Email
Twitter
WhatsApp
İnstagram

İyiliğe Karşı Olan Her Şeye MUHALİF !

İLETİŞİM

İyiliğe Karşı Olan Her Şeye MUHALİF!

İyiliğe Karşı Olan Her Şeye MUHALİF !

Dürüst, İyi ve Ahlak Dava’sının Düşüş’ü

Dürüst, İyi ve Ahlak Dava’sının Düşüş’ü

Dürüstlük, hakikate sadakattir; içinden geçenle dışarıya gösterdiğin arasındaki uyumdur.

İyilik, ötekine yönelimdir; başkasının yararını gözetmek, zarar vermemek ya da korumakla ilgilidir.

Ahlak ise bir sistemin içinde tanımlanan davranış ölçütlerine uymaktır. Toplumsal ya da kültürel kodlarla çizilmiş sınırlar içindedir ve düşündüğümüzün aksine ahlaklı olmak, kişiyi otomatik olarak dürüst ya da iyi yapmayabilir.

Toplumun kurallarına uyarak ahlaklı, hatta başkalarına karşı “iyi” görünebiliriz. Fakat her zaman sınanan, aslında dürüstlüktür.

Ahlaklı görünüp kendi yalanlarımızı dürüstçe yaşayabiliriz mesela.

İnsanı önceki paylaşımlarımda “ambivalans (ikircikli)” olarak tanımlamıştım. Hal böyleyken insanı “tam, tutarlı, içsel olarak saf/dürüst” bir varlık olarak görmeye devam etmek mit değil de nedir, bilemedim.

İki kitaptan örnekler vereceğim. Camus’nün Düşüş’ü ve Kafka’nın Dava’sı, bugünün “dürüst insan” mitini keskin bir neşter gibi yarar. İkisinin de belirli sahneleri vardır ki, ahlakın vitrinini söküp altındaki çıplak eti gösterir. Ve asıl acı olan, o etin bizim tenimizden olmasıdır.

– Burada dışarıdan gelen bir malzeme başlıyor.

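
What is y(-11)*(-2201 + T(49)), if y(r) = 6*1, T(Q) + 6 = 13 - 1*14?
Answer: -13248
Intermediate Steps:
T(Q) = -7 (T(Q) = -6 + (13 - 1*14) = -6 + (13 - 14) = -6 - 1 = -7)
y(r) = 6
y(-11)*(-2201 + T(49)) = 6*(-2201 - 7) = 6*(-2208) = -13248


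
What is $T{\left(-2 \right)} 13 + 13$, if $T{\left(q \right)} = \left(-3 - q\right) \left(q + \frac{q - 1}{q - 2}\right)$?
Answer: $\frac{117}{4} \approx 29.25$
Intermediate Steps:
$T{\left(q \right)} = \left(-3 - q\right) \left(q + \frac{-1 + q}{-2 + q}\right)$
$T{\left(-2 \right)} 13 + 13 = \frac{3 - \left(-2\right)^{3} - 2 \left(-2\right)^{2} + 4 \left(-2\right)}{-2 - 2} \cdot 13 + 13 = \frac{3 - -8 - 8 - 8}{-4} \cdot 13 + 13 = - \frac{3 + 8 - 8 - 8}{4} \cdot 13 + 13 = \left(- \frac{1}{4}\right) \left(-5\right) 13 + 13 = \frac{5}{4} \cdot 13 + 13 = \frac{65}{4} + 13 = \frac{117}{4}$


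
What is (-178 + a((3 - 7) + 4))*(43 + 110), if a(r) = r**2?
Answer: -27234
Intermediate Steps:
(-178 + a((3 - 7) + 4))*(43 + 110) = (-178 + ((3 - 7) + 4)**2)*(43 + 110) = (-178 + (-4 + 4)**2)*153 = (-178 + 0**2)*153 = (-178 + 0)*153 = -178*153 = -27234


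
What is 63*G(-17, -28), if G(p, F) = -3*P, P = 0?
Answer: 0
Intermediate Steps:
G(p, F) = 0 (G(p, F) = -3*0 = 0)
63*G(-17, -28) = 63*0 = 0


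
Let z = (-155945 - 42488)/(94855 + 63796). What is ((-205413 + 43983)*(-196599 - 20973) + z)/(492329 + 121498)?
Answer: 5572243221303527/97384267377 ≈ 57219.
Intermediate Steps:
z = -198433/158651 ≈ -1.2508
((-205413 + 43983)*(-196599 - 20973) + z)/(492329 + 121498) = ((-205413 + 43983)*(-196599 - 20973) - 198433/158651)/(492329 + 121498) = (-161430*(-217572) - 198433/158651)/613827 = (35122647960 - 198433/158651)*(1/613827) = (5572243221303527/158651)*(1/613827) = 5572243221303527/97384267377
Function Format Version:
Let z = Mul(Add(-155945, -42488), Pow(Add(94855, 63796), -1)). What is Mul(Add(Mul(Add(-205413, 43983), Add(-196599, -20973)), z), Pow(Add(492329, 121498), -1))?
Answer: Rational(5572243221303527, 97384267377) ≈ 57219.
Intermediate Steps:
z = Rational(-198433, 158651) (z = Mul(-198433, Pow(158651, -1)) = Mul(-198433, Rational(1, 158651)) = Rational(-198433, 158651) ≈ -1.2508)
Mul(Add(Mul(Add(-205413, 43983), Add(-196599, -20973)), z), Pow(Add(492329, 121498), -1)) = Mul(Add(Mul(Add(-205413, 43983), Add(-196599, -20973)), Rational(-198433, 158651)), Pow(Add(492329, 121498), -1)) = Mul(Add(Mul(-161430, -217572), Rational(-198433, 158651)), Pow(613827, -1)) = Mul(Add(35122647960, Rational(-198433, 158651)), Rational(1, 613827)) = Mul(Rational(5572243221303527, 158651), Rational(1, 613827)) = Rational(5572243221303527, 97384267377)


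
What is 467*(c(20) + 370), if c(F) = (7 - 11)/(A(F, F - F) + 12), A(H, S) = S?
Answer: 517903/3 ≈ 1.7263e+5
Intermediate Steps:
c(F) = -1/3 (c(F) = (7 - 11)/((F - F) + 12) = -4/(0 + 12) = -4/12 = -4*1/12 = -1/3)
467*(c(20) + 370) = 467*(-1/3 + 370) = 467*(1109/3) = 517903/3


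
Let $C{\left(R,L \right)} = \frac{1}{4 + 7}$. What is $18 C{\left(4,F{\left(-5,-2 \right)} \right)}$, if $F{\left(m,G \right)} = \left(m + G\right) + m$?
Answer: $\frac{18}{11} \approx 1.6364$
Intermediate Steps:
$F{\left(m,G \right)} = G + 2 m$ ($F{\left(m,G \right)} = \left(G + m\right) + m = G + 2 m$)
$C{\left(R,L \right)} = \frac{1}{11}$
$18 C{\left(4,F{\left(-5,-2 \right)} \right)} = 18 \cdot \frac{1}{11} = \frac{18}{11}$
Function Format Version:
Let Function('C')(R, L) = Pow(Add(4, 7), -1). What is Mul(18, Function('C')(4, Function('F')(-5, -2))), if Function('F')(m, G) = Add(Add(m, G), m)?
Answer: Rational(18, 11) ≈ 1.6364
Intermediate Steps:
Function('F')(m, G) = Add(G, Mul(2, m)) (Function('F')(m, G) = Add(Add(G, m), m) = Add(G, Mul(2, m)))
Function('C')(R, L) = Rational(1, 11) (Function('C')(R, L) = Pow(11, -1) = Rational(1, 11))
Mul(18, Function('C')(4, Function('F')(-5, -2))) = Mul(18, Rational(1, 11)) = Rational(18, 11)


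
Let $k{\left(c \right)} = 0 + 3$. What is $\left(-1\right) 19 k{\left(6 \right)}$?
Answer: $-57$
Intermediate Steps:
$k{\left(c \right)} = 3$
$\left(-1\right) 19 k{\left(6 \right)} = \left(-1\right) 19 \cdot 3 = \left(-19\right) 3 = -57$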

Camus’nün köprü sahnesi bunun en sert darbelerinden biridir. Clamence, gece Seine üzerindeki köprüde yürürken suya düşen bir kadının çığlığını duyar. Birkaç saniye boyunca zaman donar. O an, tüm “iyi insan” vitrini – yardımsever avukat, dayanışma kahramanı – bir sınava tabi tutulur. Ve Clamence hiçbir şey yapmaz. Adımlarını hızlandırır, eve döner, uyur. Camus, bu buz gibi sessizlikte bütün bir ahlak felsefesini tek bir noktaya indirger: Dürüstlük, kimsenin görmediği o anda yaptığın (ya da yapmadığın) şeydir. Bugün milyonların sosyal medyada sergilediği iyilik performanslarını düşünün: Köprü üstünde verilecek karar ne olurdu? Asıl soru budur.

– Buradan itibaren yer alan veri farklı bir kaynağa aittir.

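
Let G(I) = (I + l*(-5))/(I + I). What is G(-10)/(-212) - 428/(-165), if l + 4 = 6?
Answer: 90571/34980 ≈ 2.5892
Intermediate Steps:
l = 2 (l = -4 + 6 = 2)
G(I) = (-10 + I)/(2*I) (G(I) = (I + 2*(-5))/(I + I) = (I - 10)/((2*I)) = (-10 + I)*(1/(2*I)) = (-10 + I)/(2*I))
G(-10)/(-212) - 428/(-165) = ((½)*(-10 - 10)/(-10))/(-212) - 428/(-165) = ((½)*(-⅒)*(-20))*(-1/212) - 428*(-1/165) = 1*(-1/212) + 428/165 = -1/212 + 428/165 = 90571/34980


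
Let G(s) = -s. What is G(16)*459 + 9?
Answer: -7335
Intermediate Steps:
G(16)*459 + 9 = -1*16*459 + 9 = -16*459 + 9 = -7344 + 9 = -7335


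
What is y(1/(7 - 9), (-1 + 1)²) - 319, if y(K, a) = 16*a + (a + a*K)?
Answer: -319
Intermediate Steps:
y(K, a) = 17*a + K*a (y(K, a) = 16*a + (a + K*a) = 17*a + K*a)
y(1/(7 - 9), (-1 + 1)²) - 319 = (-1 + 1)²*(17 + 1/(7 - 9)) - 319 = 0²*(17 + 1/(-2)) - 319 = 0*(17 - ½) - 319 = 0*(33/2) - 319 = 0 - 319 = -319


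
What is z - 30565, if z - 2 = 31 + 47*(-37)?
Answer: -32271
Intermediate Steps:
z = -1706 (z = 2 + (31 + 47*(-37)) = 2 + (31 - 1739) = 2 - 1708 = -1706)
z - 30565 = -1706 - 30565 = -32271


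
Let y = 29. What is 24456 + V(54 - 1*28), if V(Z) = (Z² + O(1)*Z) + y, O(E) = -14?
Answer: 24797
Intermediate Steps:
V(Z) = 29 + Z² - 14*Z (V(Z) = (Z² - 14*Z) + 29 = 29 + Z² - 14*Z)
24456 + V(54 - 1*28) = 24456 + (29 + (54 - 1*28)² - 14*(54 - 1*28)) = 24456 + (29 + (54 - 28)² - 14*(54 - 28)) = 24456 + (29 + 26² - 14*26) = 24456 + (29 + 676 - 364) = 24456 + 341 = 24797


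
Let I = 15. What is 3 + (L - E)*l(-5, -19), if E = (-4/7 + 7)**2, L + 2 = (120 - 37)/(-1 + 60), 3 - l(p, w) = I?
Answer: 1462953/2891 ≈ 506.04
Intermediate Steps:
l(p, w) = -12 (l(p, w) = 3 - 1*15 = 3 - 15 = -12)
L = -35/59 (L = -2 + (120 - 37)/(-1 + 60) = -2 + 83/59 = -35/59 ≈ -0.59322)
E = 2025/49 (E = (-4*1/7 + 7)**2 = (-4/7 + 7)**2 = (45/7)**2 = 2025/49 ≈ 41.327)
3 + (L - E)*l(-5, -19) = 3 + (-35/59 - 1*2025/49)*(-12) = 3 + (-35/59 - 2025/49)*(-12) = 3 - 121190/2891*(-12) = 3 + 1454280/2891 = 1462953/2891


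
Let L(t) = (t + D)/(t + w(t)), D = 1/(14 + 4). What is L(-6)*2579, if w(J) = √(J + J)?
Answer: 275953/144 + 275953*I*√3/432 ≈ 1916.3 + 1106.4*I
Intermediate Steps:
w(J) = √2*√J (w(J) = √(2*J) = √2*√J)
D = 1/18 ≈ 0.055556
L(t) = (1/18 + t)/(t + √2*√t) (L(t) = (t + 1/18)/(t + √2*√t) = (1/18 + t)/(t + √2*√t))
L(-6)*2579 = ((1/18 - 6)/(-6 + √2*√(-6)))*2579 = (-107/18/(-6 + √2*(I*√6)))*2579 = (-107/18/(-6 + 2*I*√3))*2579 = -107/(18*(-6 + 2*I*√3))*2579 = -275953/(18*(-6 + 2*I*√3))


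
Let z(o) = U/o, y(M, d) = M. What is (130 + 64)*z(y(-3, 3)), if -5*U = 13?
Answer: 2522/15 ≈ 168.13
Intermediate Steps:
U = -13/5 (U = -⅕*13 = -13/5 ≈ -2.6000)
z(o) = -13/(5*o)
(130 + 64)*z(y(-3, 3)) = (130 + 64)*(-13/5/(-3)) = 194*(-13/5*(-⅓)) = 194*(13/15) = 2522/15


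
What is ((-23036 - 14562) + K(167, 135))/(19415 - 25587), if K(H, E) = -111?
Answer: 37709/6172 ≈ 6.1097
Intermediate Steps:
((-23036 - 14562) + K(167, 135))/(19415 - 25587) = ((-23036 - 14562) - 111)/(19415 - 25587) = (-37598 - 111)/(-6172) = -37709*(-1/6172) = 37709/6172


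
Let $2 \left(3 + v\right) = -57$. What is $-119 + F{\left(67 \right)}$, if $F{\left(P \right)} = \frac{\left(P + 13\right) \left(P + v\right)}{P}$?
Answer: $- \frac{5133}{67} \approx -76.612$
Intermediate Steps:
$v = - \frac{63}{2}$ ($v = -3 + \frac{1}{2} \left(-57\right) = -3 - \frac{57}{2} = - \frac{63}{2} \approx -31.5$)
$F{\left(P \right)} = \frac{\left(13 + P\right) \left(- \frac{63}{2} + P\right)}{P}$ ($F{\left(P \right)} = \frac{\left(P + 13\right) \left(P - \frac{63}{2}\right)}{P} = \frac{\left(13 + P\right) \left(- \frac{63}{2} + P\right)}{P}$)
$-119 + F{\left(67 \right)} = -119 - \left(- \frac{97}{2} + \frac{819}{134}\right) = -119 - - \frac{2840}{67} = -119 + \frac{2840}{67} = - \frac{5133}{67}$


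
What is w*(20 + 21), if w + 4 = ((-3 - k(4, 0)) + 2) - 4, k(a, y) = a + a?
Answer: -697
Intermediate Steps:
k(a, y) = 2*a
w = -17 (w = -4 + (((-3 - 2*4) + 2) - 4) = -4 + (((-3 - 1*8) + 2) - 4) = -4 + (((-3 - 8) + 2) - 4) = -4 + ((-11 + 2) - 4) = -4 + (-9 - 4) = -4 - 13 = -17)
w*(20 + 21) = -17*(20 + 21) = -17*41 = -697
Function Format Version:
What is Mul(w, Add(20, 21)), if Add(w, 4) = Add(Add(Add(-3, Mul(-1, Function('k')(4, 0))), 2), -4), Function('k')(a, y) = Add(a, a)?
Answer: -697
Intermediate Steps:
Function('k')(a, y) = Mul(2, a)
w = -17 (w = Add(-4, Add(Add(Add(-3, Mul(-1, Mul(2, 4))), 2), -4)) = Add(-4, Add(Add(Add(-3, Mul(-1, 8)), 2), -4)) = Add(-4, Add(Add(Add(-3, -8), 2), -4)) = Add(-4, Add(Add(-11, 2), -4)) = Add(-4, Add(-9, -4)) = Add(-4, -13) = -17)
Mul(w, Add(20, 21)) = Mul(-17, Add(20, 21)) = Mul(-17, 41) = -697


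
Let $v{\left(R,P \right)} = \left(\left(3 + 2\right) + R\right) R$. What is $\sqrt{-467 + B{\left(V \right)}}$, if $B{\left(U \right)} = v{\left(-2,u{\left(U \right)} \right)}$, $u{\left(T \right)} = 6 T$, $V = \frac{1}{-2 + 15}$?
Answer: $i \sqrt{473} \approx 21.749 i$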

Kafka’nın Dava’sının açılış sahnesi ise aynı yaranın diğer tarafını keser. Joseph K. sabah gözünü ovalar ve karşısında iki memuru bulur: “Tutuklusun.” “Neden?” diye sorar. Cevap: “Biz bilmeyiz.” Burada dürüst insan olma çabası daha en baştan boşa düşer. Suçlama belirsiz, mahkeme görünmez, prosedür sonsuzdur. Joseph K.’nın ilk isyanı kısa sürede uslu sanık rolüne dönüşür. Modern insanın dürüstlük miti burada paramparça olur: “İyi” olabilmek için önce hangi suçtan yargılandığını bilmen gerekir. Sistem sana önce suçu verir, sonra erdemin prosedürünü tarif eder. Dürüstlük, özgür bir yönelim değil; şartlı tahliye belgesidir.

Camus’nün köprüdeki kadınıyla Kafka’nın nedensiz tutuklaması birbirini tamamlar. İlki, içimizdeki Clamence’ın maskesini indirip altındaki boşluğu gösterir. İkincisi, dışarıdan dayatılan ahlakın nasıl mekanik bir prosedür tiyatrosuna dönüştüğünü yüzümüze çarpar. Modern insan olarak biz, zaten Kafkaesk bir labirentin içinde doğmuşuz. Kurumlar, partiler, ideolojiler, dinler, kişisel markalar… Hepsi aynı fısıltıyı söylemekte: “Buradan sağ çıkmanın yolu bizim prosedürlerimiz.” Ve biz de özgürlükten değil, prosedürden güven devşiririz. Artık gerçek isyan, hiçbir şeye inanmamak değil; bir günlüğüne Wi-Fi’yi kapatmak kadar absürt bir hareket. İsyan, ironik biçimde, bağlantının kesilmesidir.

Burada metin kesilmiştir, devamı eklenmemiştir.